# Do you want to see my Racycle?



## rideahiggins (Aug 10, 2011)

Ok, it's a Columbia Racycle and it's a ladies bike. But it's still cool with the jeweled rack and locking springer fork and headlight.


----------



## lobsterboyx (Aug 10, 2011)

wow! i had no idea that this existed. would make the perfect bike for my girlfriend when i ride my really old racycle...


----------



## StevieZ (Aug 10, 2011)

Thats A really nice find right there. Very Complete. minus the seat. For I know man that has almost every part for that bike NOS.


----------



## HIGGINSFOREVER (Aug 10, 2011)

Nice girls bike,The first bike i restored was a girls j.c.higgins and i would recommend to any body getting into this hobby some of these girls bikes you can gain a lot of experience and that can be a big help when that special boys bike comes along.


----------



## ridingtoy (Aug 11, 2011)

Terrific find!

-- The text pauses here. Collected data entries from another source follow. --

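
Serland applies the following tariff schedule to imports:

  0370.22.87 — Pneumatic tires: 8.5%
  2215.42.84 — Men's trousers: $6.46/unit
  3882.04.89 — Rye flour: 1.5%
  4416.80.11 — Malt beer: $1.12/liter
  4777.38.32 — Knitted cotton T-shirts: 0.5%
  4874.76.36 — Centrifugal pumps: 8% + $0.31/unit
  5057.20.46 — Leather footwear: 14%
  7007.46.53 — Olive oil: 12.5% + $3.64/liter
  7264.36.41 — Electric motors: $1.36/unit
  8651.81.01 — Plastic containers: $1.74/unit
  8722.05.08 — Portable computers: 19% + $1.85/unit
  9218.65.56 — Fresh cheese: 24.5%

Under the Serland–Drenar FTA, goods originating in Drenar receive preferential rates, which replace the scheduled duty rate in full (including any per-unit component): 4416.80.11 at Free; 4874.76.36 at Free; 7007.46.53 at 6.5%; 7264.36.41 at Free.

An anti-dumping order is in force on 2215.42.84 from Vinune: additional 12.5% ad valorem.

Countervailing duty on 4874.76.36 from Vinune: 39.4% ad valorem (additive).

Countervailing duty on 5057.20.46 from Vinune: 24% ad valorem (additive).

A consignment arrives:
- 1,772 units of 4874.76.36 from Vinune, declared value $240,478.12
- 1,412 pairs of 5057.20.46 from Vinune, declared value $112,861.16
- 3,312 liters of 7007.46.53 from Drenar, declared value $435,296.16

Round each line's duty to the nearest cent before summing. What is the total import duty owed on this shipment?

Line 1 (4874.76.36, Vinune, 1,772 units, $240,478.12):
Base rate for 4874.76.36 is 8% + $0.31/unit.
4874.76.36 has an FTA preferential rate, but origin Vinune is not Drenar; base rate stands.
Additional duty on 4874.76.36 from Vinune: +39.4%. Applied ad valorem rate: 8% + 39.4% = 47.4%.
Duty = $240,478.12 × 47.4% + 1,772 × $0.31 = $114,535.95.
Line 2 (5057.20.46, Vinune, 1,412 pairs, $112,861.16):
Base rate for 5057.20.46 is 14%.
Additional duty on 5057.20.46 from Vinune: +24%. Applied ad valorem rate: 14% + 24% = 38%.
Duty = $112,861.16 × 38% = $42,887.24.
Line 3 (7007.46.53, Drenar, 3,312 liters, $435,296.16):
Base rate for 7007.46.53 is 12.5% + $3.64/liter.
Origin Drenar qualifies under the Serland–Drenar agreement and 7007.46.53 is covered: preferential rate 6.5% applies instead.
Duty = $435,296.16 × 6.5% = $28,294.25.
Total = $114,535.95 + $42,887.24 + $28,294.25 = $185,717.44.

$185,717.44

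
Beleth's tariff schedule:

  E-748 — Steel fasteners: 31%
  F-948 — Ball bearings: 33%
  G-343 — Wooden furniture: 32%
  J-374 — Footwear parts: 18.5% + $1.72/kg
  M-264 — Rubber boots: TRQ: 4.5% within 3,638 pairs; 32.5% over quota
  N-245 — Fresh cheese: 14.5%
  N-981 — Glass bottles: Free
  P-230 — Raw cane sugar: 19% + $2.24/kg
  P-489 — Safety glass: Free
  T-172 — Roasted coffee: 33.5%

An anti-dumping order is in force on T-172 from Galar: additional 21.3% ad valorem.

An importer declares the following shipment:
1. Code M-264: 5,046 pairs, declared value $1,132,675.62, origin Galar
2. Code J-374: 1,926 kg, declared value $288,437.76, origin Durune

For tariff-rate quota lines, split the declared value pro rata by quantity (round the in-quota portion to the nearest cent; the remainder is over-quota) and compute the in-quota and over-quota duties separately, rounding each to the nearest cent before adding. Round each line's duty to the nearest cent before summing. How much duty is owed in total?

$196,139.16

Line 1 (M-264, Galar, 5,046 pairs, $1,132,675.62):
Code M-264 is under a tariff-rate quota (threshold 3,638 pairs). In-quota: 3,638 pairs at 4.5%; over-quota: 1,408 pairs at 32.5%.
Pro-rata value split: in-quota = $1,132,675.62 × 3,638/5,046 = $816,621.86; over-quota = $1,132,675.62 − $816,621.86 = $316,053.76.
In-quota duty = $816,621.86 × 4.5% = $36,747.98. Over-quota duty = $316,053.76 × 32.5% = $102,717.47.
Line duty = $36,747.98 + $102,717.47 = $139,465.45.
Line 2 (J-374, Durune, 1,926 kg, $288,437.76):
Base rate for J-374 is 18.5% + $1.72/kg.
Duty = $288,437.76 × 18.5% + 1,926 × $1.72 = $56,673.71.
Total = $139,465.45 + $56,673.71 = $196,139.16.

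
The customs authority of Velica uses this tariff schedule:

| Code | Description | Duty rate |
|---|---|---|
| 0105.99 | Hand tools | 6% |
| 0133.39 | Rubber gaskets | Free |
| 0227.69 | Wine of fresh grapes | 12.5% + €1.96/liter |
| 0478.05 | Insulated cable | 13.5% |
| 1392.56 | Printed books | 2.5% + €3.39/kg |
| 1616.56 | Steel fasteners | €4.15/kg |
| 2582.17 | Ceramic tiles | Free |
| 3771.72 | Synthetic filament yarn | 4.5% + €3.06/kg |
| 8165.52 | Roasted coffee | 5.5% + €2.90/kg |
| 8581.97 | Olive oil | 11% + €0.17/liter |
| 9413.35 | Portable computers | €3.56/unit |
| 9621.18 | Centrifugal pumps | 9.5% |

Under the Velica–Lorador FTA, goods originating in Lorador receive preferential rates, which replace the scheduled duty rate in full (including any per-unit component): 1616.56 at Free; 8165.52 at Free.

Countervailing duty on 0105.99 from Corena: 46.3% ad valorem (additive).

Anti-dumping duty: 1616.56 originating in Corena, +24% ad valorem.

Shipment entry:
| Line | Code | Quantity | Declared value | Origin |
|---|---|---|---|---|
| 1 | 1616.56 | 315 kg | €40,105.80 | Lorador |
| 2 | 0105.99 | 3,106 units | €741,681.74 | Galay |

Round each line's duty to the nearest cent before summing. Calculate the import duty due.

Line 1 (1616.56, Lorador, 315 kg, €40,105.80):
Base rate for 1616.56 is €4.15/kg.
Origin Lorador qualifies under the Velica–Lorador agreement and 1616.56 is covered: preferential rate Free applies instead.
The additional-duty order on 1616.56 targets Corena, not Lorador; it does not apply.
Duty = €40,105.80 × 0% = €0.00.
Line 2 (0105.99, Galay, 3,106 units, €741,681.74):
Base rate for 0105.99 is 6%.
The additional-duty order on 0105.99 targets Corena, not Galay; it does not apply.
Duty = €741,681.74 × 6% = €44,500.90.
Total = €0.00 + €44,500.90 = €44,500.90.

€44,500.90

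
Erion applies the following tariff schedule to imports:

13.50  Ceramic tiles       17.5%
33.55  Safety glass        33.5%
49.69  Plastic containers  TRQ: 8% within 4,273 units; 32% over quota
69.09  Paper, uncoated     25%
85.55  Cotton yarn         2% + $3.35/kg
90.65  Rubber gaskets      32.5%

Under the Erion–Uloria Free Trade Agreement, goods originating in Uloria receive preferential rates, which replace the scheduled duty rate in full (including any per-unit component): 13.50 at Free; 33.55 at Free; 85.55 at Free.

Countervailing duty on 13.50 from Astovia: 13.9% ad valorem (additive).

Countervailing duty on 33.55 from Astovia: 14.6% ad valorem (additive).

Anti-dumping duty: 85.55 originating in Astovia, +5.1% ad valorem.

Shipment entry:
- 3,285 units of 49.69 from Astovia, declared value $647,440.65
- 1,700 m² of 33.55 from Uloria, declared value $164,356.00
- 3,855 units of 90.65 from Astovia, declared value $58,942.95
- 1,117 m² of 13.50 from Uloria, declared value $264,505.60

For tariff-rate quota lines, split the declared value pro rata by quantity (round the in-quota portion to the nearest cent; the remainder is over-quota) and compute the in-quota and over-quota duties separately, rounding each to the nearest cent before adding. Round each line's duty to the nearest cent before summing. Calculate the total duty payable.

$70,951.71

Line 1 (49.69, Astovia, 3,285 units, $647,440.65):
Code 49.69 is under a tariff-rate quota (threshold 4,273 units). Quantity 3,285 units is within the quota, so the in-quota rate 8% applies to the full value.
Duty = $647,440.65 × 8% = $51,795.25.
Line 2 (33.55, Uloria, 1,700 m², $164,356.00):
Base rate for 33.55 is 33.5%.
Origin Uloria qualifies under the Erion–Uloria agreement and 33.55 is covered: preferential rate Free applies instead.
The additional-duty order on 33.55 targets Astovia, not Uloria; it does not apply.
Duty = $164,356.00 × 0% = $0.00.
Line 3 (90.65, Astovia, 3,855 units, $58,942.95):
Base rate for 90.65 is 32.5%.
Duty = $58,942.95 × 32.5% = $19,156.46.
Line 4 (13.50, Uloria, 1,117 m², $264,505.60):
Base rate for 13.50 is 17.5%.
Origin Uloria qualifies under the Erion–Uloria agreement and 13.50 is covered: preferential rate Free applies instead.
The additional-duty order on 13.50 targets Astovia, not Uloria; it does not apply.
Duty = $264,505.60 × 0% = $0.00.
Total = $51,795.25 + $0.00 + $19,156.46 + $0.00 = $70,951.71.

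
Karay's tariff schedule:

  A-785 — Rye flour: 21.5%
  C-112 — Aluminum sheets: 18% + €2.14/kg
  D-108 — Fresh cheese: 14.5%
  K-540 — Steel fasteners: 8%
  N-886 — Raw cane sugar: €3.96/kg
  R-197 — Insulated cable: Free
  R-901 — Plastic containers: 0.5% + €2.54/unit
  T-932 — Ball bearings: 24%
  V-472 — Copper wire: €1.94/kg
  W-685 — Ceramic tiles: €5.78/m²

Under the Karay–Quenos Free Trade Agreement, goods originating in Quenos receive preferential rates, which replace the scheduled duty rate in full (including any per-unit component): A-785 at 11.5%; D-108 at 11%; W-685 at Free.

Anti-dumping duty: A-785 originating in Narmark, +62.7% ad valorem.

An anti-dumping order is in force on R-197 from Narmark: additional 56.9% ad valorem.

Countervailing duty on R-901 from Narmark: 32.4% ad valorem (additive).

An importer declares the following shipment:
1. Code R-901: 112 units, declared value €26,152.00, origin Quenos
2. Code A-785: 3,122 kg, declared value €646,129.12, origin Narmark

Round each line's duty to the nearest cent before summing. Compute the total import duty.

Line 1 (R-901, Quenos, 112 units, €26,152.00):
Base rate for R-901 is 0.5% + €2.54/unit.
Origin Quenos is the FTA partner but R-901 is not on the preference list; base rate stands.
The additional-duty order on R-901 targets Narmark, not Quenos; it does not apply.
Duty = €26,152.00 × 0.5% + 112 × €2.54 = €415.24.
Line 2 (A-785, Narmark, 3,122 kg, €646,129.12):
Base rate for A-785 is 21.5%.
A-785 has an FTA preferential rate, but origin Narmark is not Quenos; base rate stands.
Additional duty on A-785 from Narmark: +62.7%. Applied ad valorem rate: 21.5% + 62.7% = 84.2%.
Duty = €646,129.12 × 84.2% = €544,040.72.
Total = €415.24 + €544,040.72 = €544,455.96.

€544,455.96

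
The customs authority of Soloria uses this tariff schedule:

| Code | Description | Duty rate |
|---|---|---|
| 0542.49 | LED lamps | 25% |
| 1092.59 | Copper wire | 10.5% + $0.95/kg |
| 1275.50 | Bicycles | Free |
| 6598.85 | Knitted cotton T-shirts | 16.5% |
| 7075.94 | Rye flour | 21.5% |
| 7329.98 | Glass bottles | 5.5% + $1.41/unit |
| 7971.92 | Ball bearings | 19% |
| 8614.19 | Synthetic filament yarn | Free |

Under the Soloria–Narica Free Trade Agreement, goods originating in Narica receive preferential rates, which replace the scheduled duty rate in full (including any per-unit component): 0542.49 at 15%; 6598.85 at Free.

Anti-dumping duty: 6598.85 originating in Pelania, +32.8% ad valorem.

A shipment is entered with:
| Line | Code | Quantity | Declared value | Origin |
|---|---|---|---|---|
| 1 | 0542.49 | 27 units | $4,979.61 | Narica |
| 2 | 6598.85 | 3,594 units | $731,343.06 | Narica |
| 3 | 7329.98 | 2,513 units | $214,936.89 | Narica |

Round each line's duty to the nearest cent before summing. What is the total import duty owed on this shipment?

$16,111.80

Line 1 (0542.49, Narica, 27 units, $4,979.61):
Base rate for 0542.49 is 25%.
Origin Narica qualifies under the Soloria–Narica agreement and 0542.49 is covered: preferential rate 15% applies instead.
Duty = $4,979.61 × 15% = $746.94.
Line 2 (6598.85, Narica, 3,594 units, $731,343.06):
Base rate for 6598.85 is 16.5%.
Origin Narica qualifies under the Soloria–Narica agreement and 6598.85 is covered: preferential rate Free applies instead.
The additional-duty order on 6598.85 targets Pelania, not Narica; it does not apply.
Duty = $731,343.06 × 0% = $0.00.
Line 3 (7329.98, Narica, 2,513 units, $214,936.89):
Base rate for 7329.98 is 5.5% + $1.41/unit.
Origin Narica is the FTA partner but 7329.98 is not on the preference list; base rate stands.
Duty = $214,936.89 × 5.5% + 2,513 × $1.41 = $15,364.86.
Total = $746.94 + $0.00 + $15,364.86 = $16,111.80.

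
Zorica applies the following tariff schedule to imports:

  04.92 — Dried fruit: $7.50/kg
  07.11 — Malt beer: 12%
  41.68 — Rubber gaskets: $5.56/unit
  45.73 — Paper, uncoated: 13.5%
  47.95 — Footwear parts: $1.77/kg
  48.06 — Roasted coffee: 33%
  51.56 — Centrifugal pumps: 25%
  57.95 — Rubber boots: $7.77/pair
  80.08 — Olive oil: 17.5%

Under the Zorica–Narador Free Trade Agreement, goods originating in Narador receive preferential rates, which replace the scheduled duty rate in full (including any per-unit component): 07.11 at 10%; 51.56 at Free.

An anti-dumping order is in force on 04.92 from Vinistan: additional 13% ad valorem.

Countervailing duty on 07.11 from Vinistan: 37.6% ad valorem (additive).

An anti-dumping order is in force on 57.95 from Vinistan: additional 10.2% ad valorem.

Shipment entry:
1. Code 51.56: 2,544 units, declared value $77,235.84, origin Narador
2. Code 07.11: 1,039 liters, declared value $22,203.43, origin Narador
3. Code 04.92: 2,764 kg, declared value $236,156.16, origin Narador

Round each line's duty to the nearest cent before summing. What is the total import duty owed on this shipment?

Line 1 (51.56, Narador, 2,544 units, $77,235.84):
Base rate for 51.56 is 25%.
Origin Narador qualifies under the Zorica–Narador agreement and 51.56 is covered: preferential rate Free applies instead.
Duty = $77,235.84 × 0% = $0.00.
Line 2 (07.11, Narador, 1,039 liters, $22,203.43):
Base rate for 07.11 is 12%.
Origin Narador qualifies under the Zorica–Narador agreement and 07.11 is covered: preferential rate 10% applies instead.
The additional-duty order on 07.11 targets Vinistan, not Narador; it does not apply.
Duty = $22,203.43 × 10% = $2,220.34.
Line 3 (04.92, Narador, 2,764 kg, $236,156.16):
Base rate for 04.92 is $7.50/kg.
Origin Narador is the FTA partner but 04.92 is not on the preference list; base rate stands.
The additional-duty order on 04.92 targets Vinistan, not Narador; it does not apply.
Duty = 2,764 × $7.50 = $20,730.00.
Total = $0.00 + $2,220.34 + $20,730.00 = $22,950.34.

$22,950.34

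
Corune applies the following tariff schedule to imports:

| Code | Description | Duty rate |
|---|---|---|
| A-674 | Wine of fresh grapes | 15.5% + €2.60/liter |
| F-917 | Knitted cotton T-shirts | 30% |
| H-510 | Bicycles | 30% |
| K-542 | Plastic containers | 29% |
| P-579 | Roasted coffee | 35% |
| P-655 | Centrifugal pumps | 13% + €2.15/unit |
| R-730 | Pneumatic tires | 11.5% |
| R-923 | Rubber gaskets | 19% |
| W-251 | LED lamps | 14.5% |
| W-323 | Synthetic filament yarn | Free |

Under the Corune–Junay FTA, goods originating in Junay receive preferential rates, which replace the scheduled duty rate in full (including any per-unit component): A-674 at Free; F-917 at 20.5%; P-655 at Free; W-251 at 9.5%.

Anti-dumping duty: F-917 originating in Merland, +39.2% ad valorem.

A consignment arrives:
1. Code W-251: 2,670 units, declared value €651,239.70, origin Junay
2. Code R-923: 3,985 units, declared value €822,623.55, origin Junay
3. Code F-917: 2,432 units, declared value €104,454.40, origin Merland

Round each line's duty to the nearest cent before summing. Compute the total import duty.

Line 1 (W-251, Junay, 2,670 units, €651,239.70):
Base rate for W-251 is 14.5%.
Origin Junay qualifies under the Corune–Junay agreement and W-251 is covered: preferential rate 9.5% applies instead.
Duty = €651,239.70 × 9.5% = €61,867.77.
Line 2 (R-923, Junay, 3,985 units, €822,623.55):
Base rate for R-923 is 19%.
Origin Junay is the FTA partner but R-923 is not on the preference list; base rate stands.
Duty = €822,623.55 × 19% = €156,298.47.
Line 3 (F-917, Merland, 2,432 units, €104,454.40):
Base rate for F-917 is 30%.
F-917 has an FTA preferential rate, but origin Merland is not Junay; base rate stands.
Additional duty on F-917 from Merland: +39.2%. Applied ad valorem rate: 30% + 39.2% = 69.2%.
Duty = €104,454.40 × 69.2% = €72,282.44.
Total = €61,867.77 + €156,298.47 + €72,282.44 = €290,448.68.

€290,448.68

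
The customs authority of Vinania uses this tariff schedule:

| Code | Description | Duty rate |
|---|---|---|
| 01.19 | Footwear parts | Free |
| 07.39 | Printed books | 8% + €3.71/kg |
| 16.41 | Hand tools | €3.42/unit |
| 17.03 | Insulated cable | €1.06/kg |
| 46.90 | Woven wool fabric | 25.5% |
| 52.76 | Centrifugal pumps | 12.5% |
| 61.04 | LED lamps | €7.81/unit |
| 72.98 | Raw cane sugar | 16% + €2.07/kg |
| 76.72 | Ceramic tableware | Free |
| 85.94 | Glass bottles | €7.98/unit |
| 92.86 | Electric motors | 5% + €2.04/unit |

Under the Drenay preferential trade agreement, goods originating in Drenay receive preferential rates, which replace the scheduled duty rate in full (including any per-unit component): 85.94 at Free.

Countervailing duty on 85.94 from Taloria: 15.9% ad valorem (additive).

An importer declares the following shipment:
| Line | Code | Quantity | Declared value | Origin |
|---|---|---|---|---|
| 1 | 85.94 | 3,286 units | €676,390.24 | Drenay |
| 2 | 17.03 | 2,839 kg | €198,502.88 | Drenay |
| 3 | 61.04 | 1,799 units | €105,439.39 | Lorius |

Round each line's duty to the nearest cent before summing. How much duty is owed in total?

Line 1 (85.94, Drenay, 3,286 units, €676,390.24):
Base rate for 85.94 is €7.98/unit.
Origin Drenay qualifies under the Vinania–Drenay agreement and 85.94 is covered: preferential rate Free applies instead.
The additional-duty order on 85.94 targets Taloria, not Drenay; it does not apply.
Duty = €676,390.24 × 0% = €0.00.
Line 2 (17.03, Drenay, 2,839 kg, €198,502.88):
Base rate for 17.03 is €1.06/kg.
Origin Drenay is the FTA partner but 17.03 is not on the preference list; base rate stands.
Duty = 2,839 × €1.06 = €3,009.34.
Line 3 (61.04, Lorius, 1,799 units, €105,439.39):
Base rate for 61.04 is €7.81/unit.
Duty = 1,799 × €7.81 = €14,050.19.
Total = €0.00 + €3,009.34 + €14,050.19 = €17,059.53.

€17,059.53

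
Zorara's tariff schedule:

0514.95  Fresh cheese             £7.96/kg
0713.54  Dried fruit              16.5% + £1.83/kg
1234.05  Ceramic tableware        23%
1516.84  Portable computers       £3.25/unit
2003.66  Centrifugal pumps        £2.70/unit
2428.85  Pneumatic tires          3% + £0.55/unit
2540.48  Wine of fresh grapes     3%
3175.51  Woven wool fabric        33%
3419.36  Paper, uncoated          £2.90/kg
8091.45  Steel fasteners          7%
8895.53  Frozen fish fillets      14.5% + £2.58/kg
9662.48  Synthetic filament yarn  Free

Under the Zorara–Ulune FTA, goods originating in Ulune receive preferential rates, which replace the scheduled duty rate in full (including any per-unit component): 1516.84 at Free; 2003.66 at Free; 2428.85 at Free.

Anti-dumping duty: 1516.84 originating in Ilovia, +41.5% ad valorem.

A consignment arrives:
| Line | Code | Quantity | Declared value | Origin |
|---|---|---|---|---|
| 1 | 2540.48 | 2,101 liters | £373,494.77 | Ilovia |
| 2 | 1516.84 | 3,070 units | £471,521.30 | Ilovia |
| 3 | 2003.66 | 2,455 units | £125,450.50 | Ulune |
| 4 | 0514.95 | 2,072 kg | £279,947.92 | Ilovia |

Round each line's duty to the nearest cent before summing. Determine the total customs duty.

Line 1 (2540.48, Ilovia, 2,101 liters, £373,494.77):
Base rate for 2540.48 is 3%.
Duty = £373,494.77 × 3% = £11,204.84.
Line 2 (1516.84, Ilovia, 3,070 units, £471,521.30):
Base rate for 1516.84 is £3.25/unit.
1516.84 has an FTA preferential rate, but origin Ilovia is not Ulune; base rate stands.
Additional duty on 1516.84 from Ilovia: +41.5% ad valorem. Applied ad valorem rate = 41.5%.
Duty = £471,521.30 × 41.5% + 3,070 × £3.25 = £205,658.84.
Line 3 (2003.66, Ulune, 2,455 units, £125,450.50):
Base rate for 2003.66 is £2.70/unit.
Origin Ulune qualifies under the Zorara–Ulune agreement and 2003.66 is covered: preferential rate Free applies instead.
Duty = £125,450.50 × 0% = £0.00.
Line 4 (0514.95, Ilovia, 2,072 kg, £279,947.92):
Base rate for 0514.95 is £7.96/kg.
Duty = 2,072 × £7.96 = £16,493.12.
Total = £11,204.84 + £205,658.84 + £0.00 + £16,493.12 = £233,356.80.

£233,356.80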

That bike is a diamond in the rough and will be a beauty all retored to it's original glory. 

Dave


----------



## 55ColumbiaBuilt (Aug 22, 2011)

*Here's Mine*



HIGGINSFOREVER said:


> Nice girls bike,The first bike i restored was a girls j.c.higgins and i would recommend to any body getting into this hobby some of these girls bikes you can gain a lot of experience and that can be a big help when that special boys bike comes along.





Right you are HIGGINSFOREVER, here is my first ever dive into the classic balloon tire bicycle world.


----------



## rideahiggins (Aug 22, 2011)

*Cool*

I like your just basic paint scheme, something eye catching about it.


----------



## Wcben (Sep 30, 2012)

Great find!


----------